Going back to the "first" and "second" AngularJS modules, here is how you can do it using RequireJS separating the modules on different files to leverage script dependencies loading:
// firstModule.js file
define(['angular'], function(angular) {
angular
.module('first', [])
.filter('greet', function() {
return function(name) {
return 'Hello, ' + name + '!';
}
});
});
// secondModule.js file
define(['angular', 'firstModule'], function(angular) {
angular
.module('second', ['first'])
.filter('goodbye', function() {
return function(name) {
return 'Good bye, ' + name + '!';
}
});
});
You can see that we are depending on "firstModule" file to be injected before the content of the RequireJS callback can be executed which needs "first" AngularJS module to be loaded to create "second" AngularJS module.
Side note: Injecting "angular" on the "firstModule" and "secondModule" files as dependency is required in order to use AngularJS inside the RequireJS callback function and it have to be configured on RequireJS config to map "angular" to the library code.
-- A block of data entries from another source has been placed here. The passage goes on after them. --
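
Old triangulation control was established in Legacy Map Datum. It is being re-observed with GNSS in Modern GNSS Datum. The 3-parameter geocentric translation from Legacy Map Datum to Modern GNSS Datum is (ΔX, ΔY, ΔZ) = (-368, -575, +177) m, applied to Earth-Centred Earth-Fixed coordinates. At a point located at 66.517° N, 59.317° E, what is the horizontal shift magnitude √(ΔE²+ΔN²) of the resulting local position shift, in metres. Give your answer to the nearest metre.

At φ = 66.517°, λ = 59.317°: sin φ = 0.917178, cos φ = 0.398477, sin λ = 0.860004, cos λ = 0.510288.
ΔE = −sin λ·ΔX + cos λ·ΔY = −(0.860004)·(-368) + (0.510288)·(-575) = 23.07 m.
ΔN = −sin φ cos λ·ΔX − sin φ sin λ·ΔY + cos φ·ΔZ = −(0.917178)(0.510288)(-368) − (0.917178)(0.860004)(-575) + (0.398477)(177) = 696.31 m.
Horizontal magnitude = √(ΔE² + ΔN²) = √(23.07² + 696.31²) = 696.69 m.

697 m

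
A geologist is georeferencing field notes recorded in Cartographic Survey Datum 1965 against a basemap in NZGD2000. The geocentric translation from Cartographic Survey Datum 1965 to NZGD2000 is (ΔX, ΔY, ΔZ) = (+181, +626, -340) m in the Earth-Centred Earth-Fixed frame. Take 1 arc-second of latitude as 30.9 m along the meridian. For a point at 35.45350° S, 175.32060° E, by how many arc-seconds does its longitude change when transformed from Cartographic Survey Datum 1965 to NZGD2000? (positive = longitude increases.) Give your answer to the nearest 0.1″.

Δλ = -25.4″

sin φ = -0.580042, cos φ = 0.814587, sin λ = 0.081580, cos λ = -0.996667.
East component: ΔE = −sin λ·ΔX + cos λ·ΔY = −(0.081580)(181) + (-0.996667)(626) = -638.68 m.
1° of latitude spans 3600 × 30.90 = 111240 m; at latitude φ, 1° of longitude spans that × cos φ = 90614.6 m, so Δλ = -638.68 / 90614.6 × 3600 = -25.374″.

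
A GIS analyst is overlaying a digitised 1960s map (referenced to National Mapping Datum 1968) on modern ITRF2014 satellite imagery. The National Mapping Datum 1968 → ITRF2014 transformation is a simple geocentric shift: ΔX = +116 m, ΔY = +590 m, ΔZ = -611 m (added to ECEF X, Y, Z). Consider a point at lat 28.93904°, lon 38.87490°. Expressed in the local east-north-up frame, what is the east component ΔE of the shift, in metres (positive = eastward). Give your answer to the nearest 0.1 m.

The local east axis at (φ, λ) is (−sin λ, cos λ, 0), so ΔE = −sin(38.87490°)·116 + cos(38.87490°)·590 = 386.52 m.

ΔE = 386.5 m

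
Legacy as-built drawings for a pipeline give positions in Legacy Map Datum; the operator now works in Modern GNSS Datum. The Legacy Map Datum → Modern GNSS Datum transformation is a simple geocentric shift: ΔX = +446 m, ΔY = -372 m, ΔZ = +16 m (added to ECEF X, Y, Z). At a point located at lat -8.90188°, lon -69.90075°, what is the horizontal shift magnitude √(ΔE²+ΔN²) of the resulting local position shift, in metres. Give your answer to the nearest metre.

306 m

At φ = -8.90188°, λ = -69.90075°: sin φ = -0.154743, cos φ = 0.987955, sin λ = -0.939099, cos λ = 0.343647.
ΔE = −sin λ·ΔX + cos λ·ΔY = −(-0.939099)·(446) + (0.343647)·(-372) = 291.00 m.
ΔN = −sin φ cos λ·ΔX − sin φ sin λ·ΔY + cos φ·ΔZ = −(-0.154743)(0.343647)(446) − (-0.154743)(-0.939099)(-372) + (0.987955)(16) = 93.58 m.
Horizontal magnitude = √(ΔE² + ΔN²) = √(291.00² + 93.58²) = 305.68 m.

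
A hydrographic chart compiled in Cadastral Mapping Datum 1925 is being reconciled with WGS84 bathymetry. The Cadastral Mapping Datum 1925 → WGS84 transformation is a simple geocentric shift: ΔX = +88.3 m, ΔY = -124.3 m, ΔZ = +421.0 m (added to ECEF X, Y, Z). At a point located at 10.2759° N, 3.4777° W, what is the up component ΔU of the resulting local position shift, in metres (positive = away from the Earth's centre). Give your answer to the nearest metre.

At φ = 10.2759°, λ = -3.4777°: sin φ = 0.178388, cos φ = 0.983960, sin λ = -0.060660, cos λ = 0.998158.
ΔU = cos φ cos λ·ΔX + cos φ sin λ·ΔY + sin φ·ΔZ = (0.983960)(0.998158)(88.3) + (0.983960)(-0.060660)(-124.3) + (0.178388)(421.0) = 169.24 m.

ΔU = 169 m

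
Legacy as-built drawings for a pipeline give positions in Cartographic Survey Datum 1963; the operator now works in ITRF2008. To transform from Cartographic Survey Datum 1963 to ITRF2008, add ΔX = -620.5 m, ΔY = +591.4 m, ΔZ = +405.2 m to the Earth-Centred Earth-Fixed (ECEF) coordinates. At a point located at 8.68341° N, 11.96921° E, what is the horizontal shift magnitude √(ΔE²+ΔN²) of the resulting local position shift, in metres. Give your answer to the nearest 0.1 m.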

You may have AngularJS loaded to the page in a traditional manner too (script tag) although defeats RequireJS benefits.
More details on having RequireJS support from AngularJS core from 2.0 version on my blog post.
Based on my blog post "Making sense of RequireJS with AngularJS", here is the link.
Yes, you can use RequireJS with angular. You need to do a bit of extra work to make it function, as in the link you included, but it's possible.
In general, though, I haven't found any need for AMD with Angular. The whole idea of AMD is that it allows you to declaratively specify the dependencies between your scripts and not worry about the order in which you include them on the page. However, Angular takes care of that for you with its dependency injection mechanism, so you're not really getting any benefit by using AMD on top of that.
tl;dr I haven't found a compelling reason to use AMD with Angular.js.
You can lazy load Angular.js components using providers. From the article:
Providers are essentially objects that are used to create and configure instances of AngularJS artefacts. Hence, in order to register a lazy controller, you would use the $controllerProvider.
...
In summary, you would first define your app module to keep instances of the relevant providers. Then you would define your lazy artefacts to register themselves using the providers rather than the module API. Then using a ‘resolve’ function that returns a promise in your route definition, you would load all lazy artefacts and resolve the promise once they have been loaded. This ensures that all lazy artefacts will be available before the relevant route is rendered. Also, don’t forget to resolve the promise inside $rootScope.$apply, if the resolution will be happening outside of AngularJS. Then you would create a ‘bootstrap’ script that first loads the app module before bootstrapping the app. Finally, you would link to the bootstrap script from your ‘index.html’ file.